Entry Date:
October 24, 2018

Bacterial Glycan Assembly and Antibiotic Leads

Principal Investigator Laura Kiessling


The need for new antibiotics is dire. Pathogenic microbes use a suite of monosaccharide building blocks absent from mammalian cells to build their glycans. Enzymes that process these glycan building blocks and use them represent unmined targets. We are investigating the molecular mechanisms underlying the synthesis of microbial glycans and using this knowledge to seek small molecules that can function as new antibiotic leads. We are especially interested in Mycobacterium tuberculosis, the causative agent of tuberculosis (TB), which is responsible for over 1 million fatalities each year. Many of the most successful antibiotics used for the treatment of TB target the cell envelope. Our research aims to understand how different layers of the envelope are constructed, dissect the importance of these layers to bacterial physiology, identify new diagnostics, and new target pathways to identify next-generation antibiotics.

Probing cell wall biosynthesis -- Mycobacteria possess a mycolic acid membrane that is a barrier to antibiotics. The mycolic acids and arabinan, which tethers the mycolic acids to the bacterial surface, are validated targets of clinically useful antibiotics. Still, a molecular level understanding of envelope assembly is lacking. Chemical probes of the assembly of these structures would be valuable. We are developing agents to understand how and when key cell wall polysaccharides, the arabinan and galactan, are synthesized. We are especially interested in how the galactan is synthesized and how its length is controlled. Understanding polysaccharide length and sequence control is intriguing, as the process template independent. We have studied the carbohydrate polymerase GlfT2. We determined that GlfT2 is a processive polymerase with an intrinsic ability to control length and sequence. To understand the role of galactan length in mycobacteria, we generated mutants with truncated galactan. These agents are yielding surprising insights into how chain length impacts bacterial survival and physiology.

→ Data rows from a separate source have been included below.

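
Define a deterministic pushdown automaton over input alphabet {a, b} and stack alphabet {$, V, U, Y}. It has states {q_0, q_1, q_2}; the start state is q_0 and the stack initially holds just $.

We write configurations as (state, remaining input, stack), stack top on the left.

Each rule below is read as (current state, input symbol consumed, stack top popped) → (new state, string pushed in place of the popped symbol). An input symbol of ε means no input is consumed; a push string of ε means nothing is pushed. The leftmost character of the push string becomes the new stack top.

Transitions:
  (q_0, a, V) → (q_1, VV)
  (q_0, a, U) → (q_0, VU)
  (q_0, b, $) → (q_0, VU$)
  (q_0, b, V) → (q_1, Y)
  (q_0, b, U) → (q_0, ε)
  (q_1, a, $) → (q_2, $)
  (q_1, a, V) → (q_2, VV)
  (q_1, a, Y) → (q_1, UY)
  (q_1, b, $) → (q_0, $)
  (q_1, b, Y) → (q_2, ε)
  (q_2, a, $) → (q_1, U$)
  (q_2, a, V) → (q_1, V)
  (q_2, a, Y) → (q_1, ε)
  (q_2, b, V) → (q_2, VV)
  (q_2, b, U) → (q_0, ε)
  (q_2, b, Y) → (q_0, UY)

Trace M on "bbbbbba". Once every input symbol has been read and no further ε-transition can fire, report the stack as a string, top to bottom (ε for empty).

UYU$

(q_0, bbbbbba, $)
  read b, top $: go to q_0, push VU$ → (q_0, bbbbba, VU$)
  read b, top V: go to q_1, push Y → (q_1, bbbba, YU$)
  read b, top Y: go to q_2, push ε → (q_2, bbba, U$)
  read b, top U: go to q_0, push ε → (q_0, bba, $)
  read b, top $: go to q_0, push VU$ → (q_0, ba, VU$)
  read b, top V: go to q_1, push Y → (q_1, a, YU$)
  read a, top Y: go to q_1, push UY → (q_1, ε, UYU$)
All input consumed in state q_1 with stack UYU$.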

UGM inhibitors -- The galactan is essential for mycobacteria, yet no clinically used antibiotics target galactan biosynthesis. We took advantage of this untapped potential by developing potent inhibitors of the enzyme UDP-galactopyranose mutase (UGM also referred to as Glf). UGM catalyzes the interconversion of UDP-galactopyranose and UDP- galactofuranose, reaction required for any organism that generates glycans with galactofuranose. We showed the UGM uses a surprising catalytic mechanism: The enzyme’s flavin cofactor engages in covalent catalysis (Soltero-Higgin). This catalytic mechanism had not been previously observed. In conjunction with our knowledge of UGM catalysis, we employed high throughput screening, X-ray crystallography, and computer-based docking screens to identify UGM inhibitors (Kincaid). These inhibitors can block mycobacterial cell growth. Intriguingly, some analogs are also effective against nematode worms, another class of important human pathogens.

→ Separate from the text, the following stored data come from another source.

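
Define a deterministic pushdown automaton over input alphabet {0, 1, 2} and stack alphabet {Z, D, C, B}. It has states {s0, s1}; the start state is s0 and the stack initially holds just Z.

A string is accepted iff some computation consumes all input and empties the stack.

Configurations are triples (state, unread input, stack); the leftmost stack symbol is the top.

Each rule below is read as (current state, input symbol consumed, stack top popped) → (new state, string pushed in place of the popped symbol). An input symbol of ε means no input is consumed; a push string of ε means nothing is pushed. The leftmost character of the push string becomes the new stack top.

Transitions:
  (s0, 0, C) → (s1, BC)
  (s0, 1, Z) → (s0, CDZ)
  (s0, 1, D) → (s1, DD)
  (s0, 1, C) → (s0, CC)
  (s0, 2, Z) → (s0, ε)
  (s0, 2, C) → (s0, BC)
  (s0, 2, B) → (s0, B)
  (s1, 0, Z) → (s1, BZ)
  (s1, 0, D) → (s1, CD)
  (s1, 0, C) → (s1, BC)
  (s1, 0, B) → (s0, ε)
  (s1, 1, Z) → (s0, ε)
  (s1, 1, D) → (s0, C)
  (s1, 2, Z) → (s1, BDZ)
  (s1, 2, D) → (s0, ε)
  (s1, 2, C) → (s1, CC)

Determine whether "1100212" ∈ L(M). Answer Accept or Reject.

Reject

(s0, 1100212, Z)
  read 1, top Z: go to s0, push CDZ → (s0, 100212, CDZ)
  read 1, top C: go to s0, push CC → (s0, 00212, CCDZ)
  read 0, top C: go to s1, push BC → (s1, 0212, BCCDZ)
  read 0, top B: go to s0, push ε → (s0, 212, CCDZ)
  read 2, top C: go to s0, push BC → (s0, 12, BCCDZ)
No transition applies at (s0, 12, BCCDZ); input not fully consumed.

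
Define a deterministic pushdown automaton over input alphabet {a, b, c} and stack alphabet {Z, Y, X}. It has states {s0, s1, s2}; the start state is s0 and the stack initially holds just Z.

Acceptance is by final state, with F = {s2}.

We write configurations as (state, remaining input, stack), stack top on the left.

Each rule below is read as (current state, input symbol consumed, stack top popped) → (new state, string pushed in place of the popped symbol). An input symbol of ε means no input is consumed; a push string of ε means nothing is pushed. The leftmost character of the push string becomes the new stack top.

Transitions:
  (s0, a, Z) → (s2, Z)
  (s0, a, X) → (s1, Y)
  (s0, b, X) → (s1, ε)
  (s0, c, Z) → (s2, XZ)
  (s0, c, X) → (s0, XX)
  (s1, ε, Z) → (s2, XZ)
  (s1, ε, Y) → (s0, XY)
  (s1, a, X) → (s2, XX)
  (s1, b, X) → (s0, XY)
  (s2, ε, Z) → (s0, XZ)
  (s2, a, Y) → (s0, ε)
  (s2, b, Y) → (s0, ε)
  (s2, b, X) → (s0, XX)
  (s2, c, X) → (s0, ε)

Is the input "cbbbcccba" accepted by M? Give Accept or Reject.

Accept

(s0, cbbbcccba, Z)
  read c, top Z: go to s2, push XZ → (s2, bbbcccba, XZ)
  read b, top X: go to s0, push XX → (s0, bbcccba, XXZ)
  read b, top X: go to s1, push ε → (s1, bcccba, XZ)
  read b, top X: go to s0, push XY → (s0, cccba, XYZ)
  read c, top X: go to s0, push XX → (s0, ccba, XXYZ)
  read c, top X: go to s0, push XX → (s0, cba, XXXYZ)
  read c, top X: go to s0, push XX → (s0, ba, XXXXYZ)
  read b, top X: go to s1, push ε → (s1, a, XXXYZ)
  read a, top X: go to s2, push XX → (s2, ε, XXXXYZ)
All input consumed; state s2 ∈ F.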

Visualizing Mycobacterial Cell Division -- Watching enzymes in action as bacteria build their cell walls can lead to new strategies to identify and treat them. The field’s ability to monitor bacterial cell growth is generally limited to peptidoglycan assembly, an important part of the cell wall that is found throughout bacteria. We generated a new probe that can be used to follow the assembly of the cell wall of mycobacteria (Hodges, Brown). This probe is processed by an enzyme complex called Ag85, which is present in mycobacteria (but not bacteria like E. coli). Ag85 is essential for building the mycobacterial cell wall, so understanding how and when it is active could lead to new antibiotic strategies. To our knowledge, this probe is the first bacterial imaging probe that enables real-time, continuous monitoring of mycobacteria. Using QTF, we found that Ag85 activity increases prior to cell division. Although Ag85 is abundantly secreted, its activity is localized to the growing cell wall. Because the cell wall of mycobacteria is different than that of other bacteria, this new probe also has the properties needed for a diagnostic agent. We therefore anticipate QTF can be exploited to detect and monitor mycobacteria.